The Democratic National Convention in Charlotte, N.C., ended in a big whimper, much like President Obama’s term in office. In his keynote address on Thursday, the president struggled unsuccessfully to give the public a compelling reason to vote for him. The message of hope that worked in 2008 no longer holds up in light of the economic despair of 2012. The Bureau of Labor Statistics on Friday confirmed just how bad things are out there. The crucial number is not the official 8.1 percent unemployment rate or the 96,000 jobs created, but the 368,000 Americans who left the work force. For them, hope is gone.
This exodus from the job market drove the labor-force participation rate to a 30-year low of 63.5 percent, continuing a trend that has gone downhill throughout this so-called recovery. It’s a sign of how far down the path the United States is to having a permanent underclass, where the hope of achieving the dignity of gainful employment has been abandoned.

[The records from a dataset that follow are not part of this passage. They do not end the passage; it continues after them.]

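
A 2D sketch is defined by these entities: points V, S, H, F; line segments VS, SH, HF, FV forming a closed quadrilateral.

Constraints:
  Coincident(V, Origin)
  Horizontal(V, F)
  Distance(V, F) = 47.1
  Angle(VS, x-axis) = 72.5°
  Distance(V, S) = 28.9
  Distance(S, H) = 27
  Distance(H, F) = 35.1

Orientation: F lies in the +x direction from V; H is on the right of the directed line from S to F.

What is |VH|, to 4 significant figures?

12.03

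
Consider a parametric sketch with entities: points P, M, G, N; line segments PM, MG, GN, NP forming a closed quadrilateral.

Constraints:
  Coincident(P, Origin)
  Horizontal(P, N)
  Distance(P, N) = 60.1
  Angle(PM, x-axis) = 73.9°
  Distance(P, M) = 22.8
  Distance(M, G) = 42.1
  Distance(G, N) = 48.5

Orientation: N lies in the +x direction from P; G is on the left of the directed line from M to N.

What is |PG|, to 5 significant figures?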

In the not-so-honest world of bureaucratic mathematical gimmickry, the exodus works in Mr. Obama’s favor. The 0.2 percent slip in workforce participation since last month is responsible for the illusory 0.2 percent improvement in the official unemployment rate. Had the participation number not changed from last month, the unemployment rate would have been 8.3 percent. If job-market participation had remained at the historic level of 65.7 percent, the official unemployment rate would be 11.2 percent.